Margaret doesn’t lift his hand away or shift out of his reach. She doesn’t look around the ward to determine who might be witnessing her husband’s behavior. She leans into his touch, but gently. Neither of them can be sure yet of what his hand can and cannot bear.

But in its deliberation, George’s gesture has nothing to do with intimacy or desire. George Blackledge is satisfying a curiosity; he is assaying the world in which he will live.

Then he falls back on his pillow and shuts his eyes again.

30.

W
HEN VISITING HOURS ARE OVER
, M
ARGARET
Blackledge walks out into the sunlight and the heat that feels more like August than the end of September. How will she fill the hours until she can return to her husband’s side? A meal for which she has no appetite? Aimless wandering of Gladstone’s streets? She turns a slow, indecisive circle.

And there they are. Looking like mother and daughter on a shopping excursion. Or as though they had a meeting with the minister to discuss the plans for a wedding. Or a funeral. In their Sunday dresses, Blanche and Lorna step out of the building’s shadow where they’ve been waiting.

They come forward and though you can be certain she doesn’t mean to, Margaret takes a step back.

Now don’t scamper off, says Blanche.

You’ve got your nerve. Showing up here.

Blanche Weboy smiles an unapologetic smile. We wanted to pay a visit to the ward. But your guardian Mrs. Witt advised against it. Advised very strongly, I should say.

We came to see, Lorna says softly, how Grandpa George is.

And did she—Margaret jabs her finger in Blanche’s direction—tell you how he came to be in his condition?

Lorna nods meekly.

And you can allow yourself to be seen in her company?

Lorna asks, Will he be all right?

He doesn’t think so. But yes.

Blanche unclasps her purse and gropes through its interior.

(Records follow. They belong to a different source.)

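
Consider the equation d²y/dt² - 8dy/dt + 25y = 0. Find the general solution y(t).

y = C1*cos(3*t)*exp(4*t) + C2*exp(4*t)*sin(3*t)

Characteristic equation r² - 8r + 25 = 0 has discriminant (-8)² - 4·(25) = -36 < 0, so r = 4 ± 3i.
Hence y_h = C1*cos(3*t)*exp(4*t) + C2*exp(4*t)*sin(3*t).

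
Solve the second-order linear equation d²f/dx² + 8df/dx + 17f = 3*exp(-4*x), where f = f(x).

Characteristic equation r² + 8r + 17 = 0 has discriminant (8)² - 4·(17) = -4 < 0, so r = -4 ± i.
Hence f_h = C1*cos(x)*exp(-4*x) + C2*exp(-4*x)*sin(x).
Try f_p = A*exp(-4*x). Substituting into the equation and dividing by exp(-4*x) gives A = 3, so f_p = 3*exp(-4*x).

f = 3*exp(-4*x) + C1*cos(x)*exp(-4*x) + C2*exp(-4*x)*sin(x)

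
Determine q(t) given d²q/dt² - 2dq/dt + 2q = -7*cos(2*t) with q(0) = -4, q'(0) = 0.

q = 7*sin(2*t)/5 + 7*cos(2*t)/10 - 47*cos(t)*exp(t)/10 + 19*exp(t)*sin(t)/10

Characteristic equation r² - 2r + 2 = 0 has discriminant (-2)² - 4·(2) = -4 < 0, so r = 1 ± i.
Hence q_h = C1*cos(t)*exp(t) + C2*exp(t)*sin(t).
Try q_p = A*cos(2*t) + B*sin(2*t). Substituting and equating the coefficients of cos(2t) and sin(2t) gives A = 7/10, B = 7/5, so q_p = 7*sin(2*t)/5 + 7*cos(2*t)/10.
General solution: q = 7*sin(2*t)/5 + 7*cos(2*t)/10 + C1*cos(t)*exp(t) + C2*exp(t)*sin(t).
Apply the initial conditions: q(0) = 7/10 + C1 = -4 and q'(0) = 14/5 + C1 + C2 = 0. Solving gives C1 = -47/10, C2 = 19/10.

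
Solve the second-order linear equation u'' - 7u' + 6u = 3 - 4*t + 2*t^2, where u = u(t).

u = 14/27 + t**2/3 + t/9 + C1*exp(6*t) + C2*exp(t)

Characteristic equation r² - 7r + 6 = 0 factors as (r - 6)(r - 1) = 0, so r = 6, 1.
Hence u_h = C1*exp(6*t) + C2*exp(t).
For the particular solution try u_p = A0 + A1*t + A2*t^2. Substituting and matching coefficients of each power of t gives A0 = 14/27, A1 = 1/9, A2 = 1/3, so u_p = 14/27 + t^2/3 + t/9.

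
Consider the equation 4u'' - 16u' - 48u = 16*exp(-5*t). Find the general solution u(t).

u = 4*exp(-5*t)/33 + C1*exp(6*t) + C2*exp(-2*t)

Divide through by 4: u'' - 4u' - 12u = 4*exp(-5*t).
Characteristic equation r² - 4r - 12 = 0 factors as (r - 6)(r + 2) = 0, so r = 6, -2.
Hence u_h = C1*exp(6*t) + C2*exp(-2*t).
Try u_p = A*exp(-5*t). Substituting into the equation and dividing by exp(-5*t) gives A = 4/33, so u_p = 4*exp(-5*t)/33.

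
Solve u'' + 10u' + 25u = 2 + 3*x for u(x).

u = 4/125 + 3*x/25 + C1*exp(-5*x) + C2*x*exp(-5*x)

Characteristic equation r² + 10r + 25 = 0 has discriminant (10)² - 4·(25) = 0, so r = -5 is a repeated root.
Hence u_h = (C1 + C2*x)*exp(-5*x).
For the particular solution try u_p = A0 + A1*x. Substituting and matching coefficients of each power of x gives A0 = 4/125, A1 = 3/25, so u_p = 4/125 + 3*x/25.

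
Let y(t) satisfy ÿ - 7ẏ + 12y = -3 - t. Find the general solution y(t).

y = -43/144 - t/12 + C1*exp(4*t) + C2*exp(3*t)

Characteristic equation r² - 7r + 12 = 0 factors as (r - 4)(r - 3) = 0, so r = 4, 3.
Hence y_h = C1*exp(4*t) + C2*exp(3*t).
For the particular solution try y_p = A0 + A1*t. Substituting and matching coefficients of each power of t gives A0 = -43/144, A1 = -1/12, so y_p = -43/144 - t/12.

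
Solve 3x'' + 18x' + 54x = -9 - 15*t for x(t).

x = -2/27 - 5*t/18 + C1*cos(3*t)*exp(-3*t) + C2*exp(-3*t)*sin(3*t)

Divide through by 3: x'' + 6x' + 18x = -3 - 5*t.
Characteristic equation r² + 6r + 18 = 0 has discriminant (6)² - 4·(18) = -36 < 0, so r = -3 ± 3i.
Hence x_h = C1*cos(3*t)*exp(-3*t) + C2*exp(-3*t)*sin(3*t).
For the particular solution try x_p = A0 + A1*t. Substituting and matching coefficients of each power of t gives A0 = -2/27, A1 = -5/18, so x_p = -2/27 - 5*t/18.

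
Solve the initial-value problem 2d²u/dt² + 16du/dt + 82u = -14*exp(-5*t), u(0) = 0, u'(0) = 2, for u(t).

Divide through by 2: u'' + 8u' + 41u = -7*exp(-5*t).
Characteristic equation r² + 8r + 41 = 0 has discriminant (8)² - 4·(41) = -100 < 0, so r = -4 ± 5i.
Hence u_h = C1*cos(5*t)*exp(-4*t) + C2*exp(-4*t)*sin(5*t).
Try u_p = A*exp(-5*t). Substituting into the equation and dividing by exp(-5*t) gives A = -7/26, so u_p = -7*exp(-5*t)/26.
General solution: u = -7*exp(-5*t)/26 + C1*cos(5*t)*exp(-4*t) + C2*exp(-4*t)*sin(5*t).
Apply the initial conditions: u(0) = -7/26 + C1 = 0 and u'(0) = 35/26 - 4*C1 + 5*C2 = 2. Solving gives C1 = 7/26, C2 = 9/26.

u = -7*exp(-5*t)/26 + 7*cos(5*t)*exp(-4*t)/26 + 9*exp(-4*t)*sin(5*t)/26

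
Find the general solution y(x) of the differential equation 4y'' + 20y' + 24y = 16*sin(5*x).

Divide through by 4: y'' + 5y' + 6y = 4*sin(5*x).
Characteristic equation r² + 5r + 6 = 0 factors as (r + 2)(r + 3) = 0, so r = -2, -3.
Hence y_h = C1*exp(-2*x) + C2*exp(-3*x).
Try y_p = A*cos(5*x) + B*sin(5*x). Substituting and equating the coefficients of cos(5x) and sin(5x) gives A = -50/493, B = -38/493, so y_p = -50*cos(5*x)/493 - 38*sin(5*x)/493.

y = -50*cos(5*x)/493 - 38*sin(5*x)/493 + C1*exp(-2*x) + C2*exp(-3*x)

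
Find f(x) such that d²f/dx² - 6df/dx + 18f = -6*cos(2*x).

Characteristic equation r² - 6r + 18 = 0 has discriminant (-6)² - 4·(18) = -36 < 0, so r = 3 ± 3i.
Hence f_h = C1*cos(3*x)*exp(3*x) + C2*exp(3*x)*sin(3*x).
Try f_p = A*cos(2*x) + B*sin(2*x). Substituting and equating the coefficients of cos(2x) and sin(2x) gives A = -21/85, B = 18/85, so f_p = -21*cos(2*x)/85 + 18*sin(2*x)/85.

f = -21*cos(2*x)/85 + 18*sin(2*x)/85 + C1*cos(3*x)*exp(3*x) + C2*exp(3*x)*sin(3*x)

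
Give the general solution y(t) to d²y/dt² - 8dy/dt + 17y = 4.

y = 4/17 + C1*cos(t)*exp(4*t) + C2*exp(4*t)*sin(t)

Characteristic equation r² - 8r + 17 = 0 has discriminant (-8)² - 4·(17) = -4 < 0, so r = 4 ± i.
Hence y_h = C1*cos(t)*exp(4*t) + C2*exp(4*t)*sin(t).
For the particular solution try y_p = A0. Substituting and matching coefficients of each power of t gives A0 = 4/17, so y_p = 4/17.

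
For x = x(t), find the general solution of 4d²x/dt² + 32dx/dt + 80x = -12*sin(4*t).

x = -3*sin(4*t)/260 + 6*cos(4*t)/65 + C1*cos(2*t)*exp(-4*t) + C2*exp(-4*t)*sin(2*t)

Divide through by 4: x'' + 8x' + 20x = -3*sin(4*t).
Characteristic equation r² + 8r + 20 = 0 has discriminant (8)² - 4·(20) = -16 < 0, so r = -4 ± 2i.
Hence x_h = C1*cos(2*t)*exp(-4*t) + C2*exp(-4*t)*sin(2*t).
Try x_p = A*cos(4*t) + B*sin(4*t). Substituting and equating the coefficients of cos(4t) and sin(4t) gives A = 6/65, B = -3/260, so x_p = -3*sin(4*t)/260 + 6*cos(4*t)/65.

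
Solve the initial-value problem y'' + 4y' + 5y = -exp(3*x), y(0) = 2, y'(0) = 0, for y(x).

Characteristic equation r² + 4r + 5 = 0 has discriminant (4)² - 4·(5) = -4 < 0, so r = -2 ± i.
Hence y_h = C1*cos(x)*exp(-2*x) + C2*exp(-2*x)*sin(x).
Try y_p = A*exp(3*x). Substituting into the equation and dividing by exp(3*x) gives A = -1/26, so y_p = -exp(3*x)/26.
General solution: y = -exp(3*x)/26 + C1*cos(x)*exp(-2*x) + C2*exp(-2*x)*sin(x).
Apply the initial conditions: y(0) = -1/26 + C1 = 2 and y'(0) = -3/26 + C2 - 2*C1 = 0. Solving gives C1 = 53/26, C2 = 109/26.

y = -exp(3*x)/26 + 53*cos(x)*exp(-2*x)/26 + 109*exp(-2*x)*sin(x)/26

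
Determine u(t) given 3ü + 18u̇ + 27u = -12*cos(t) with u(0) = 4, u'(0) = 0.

Divide through by 3: u'' + 6u' + 9u = -4*cos(t).
Characteristic equation r² + 6r + 9 = 0 has discriminant (6)² - 4·(9) = 0, so r = -3 is a repeated root.
Hence u_h = (C1 + C2*t)*exp(-3*t).
Try u_p = A*cos(t) + B*sin(t). Substituting and equating the coefficients of cos(t) and sin(t) gives A = -8/25, B = -6/25, so u_p = -8*cos(t)/25 - 6*sin(t)/25.
General solution: u = -8*cos(t)/25 - 6*sin(t)/25 + C1*exp(-3*t) + C2*t*exp(-3*t).
Apply the initial conditions: u(0) = -8/25 + C1 = 4 and u'(0) = -6/25 + C2 - 3*C1 = 0. Solving gives C1 = 108/25, C2 = 66/5.

u = -8*cos(t)/25 - 6*sin(t)/25 + 108*exp(-3*t)/25 + 66*t*exp(-3*t)/5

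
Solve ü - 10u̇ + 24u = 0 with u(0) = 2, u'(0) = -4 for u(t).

Characteristic equation r² - 10r + 24 = 0 factors as (r - 6)(r - 4) = 0, so r = 6, 4.
Hence u_h = C1*exp(6*t) + C2*exp(4*t).
Apply the initial conditions: u(0) = C1 + C2 = 2 and u'(0) = 4*C2 + 6*C1 = -4. Solving gives C1 = -6, C2 = 8.

u = -6*exp(6*t) + 8*exp(4*t)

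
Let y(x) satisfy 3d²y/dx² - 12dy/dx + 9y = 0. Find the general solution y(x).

y = C1*exp(x) + C2*exp(3*x)

Divide through by 3: y'' - 4y' + 3y = 0.
Characteristic equation r² - 4r + 3 = 0 factors as (r - 1)(r - 3) = 0, so r = 1, 3.
Hence y_h = C1*exp(x) + C2*exp(3*x).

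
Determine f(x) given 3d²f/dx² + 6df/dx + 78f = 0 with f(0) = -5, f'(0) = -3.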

Don’t tell me—you’re about to pull a hatchet out of there.

Blanche only smiles and continues her search. In another moment she pulls out a tissue and waves it daintily in the air. Truce?

I’d as soon make peace with a rattlesnake.

Blanche Weboy stops waving the tissue but keeps it poised in the air. Listen to you.

On the oaks and elms hovering over the hospital, enough leaves remain to dapple these women in the afternoon sun.

Lorna looks up and down the street as if she’s hoping someone will come along and take her away. But with a single question Margaret jerks her back to this sunny square of sidewalk. Where’s Jimmy?

Back at the house.

When
do
you spend time with him?

As if this is the purpose she had planned for the tissue all along, Blanche wipes her nose. Still telling people how to run their lives, she says. Some folks never learn.

Am I supposed to learn from you? You haven’t got a damn thing to teach me, unless it’s how to act like a savage.

You’re scaring Lorna, Blanche says calmly. She stuffs the Kleenex back in her purse and clasps it. She scowls at Margaret. But you better make peace with me, missus, if you want to see your grandson again.

Margaret, who had been on the point of walking away, now must stand in place and do nothing while Blanche Weboy says and does what she will. The effort at stillness trembles Margaret.

And it is Blanche who walks away, taking Lorna with her. But they don’t go far. Blanche stops abruptly and returns. She steps up so close to Margaret there’s barely room for sunlight to come between them. The hell of it is, says Blanche, if we were each on the other’s side of the Badlands, we’d probably do exactly what the other’s doing.

.
   
.
   
.

George opens his eyes to find Adeline Witt standing over him with her arms crossed and a cheerless expression on her face.

Before he can speak, she asks, What can I do for you? Force a man to express his desire before he’s ready and you have him at a disadvantage.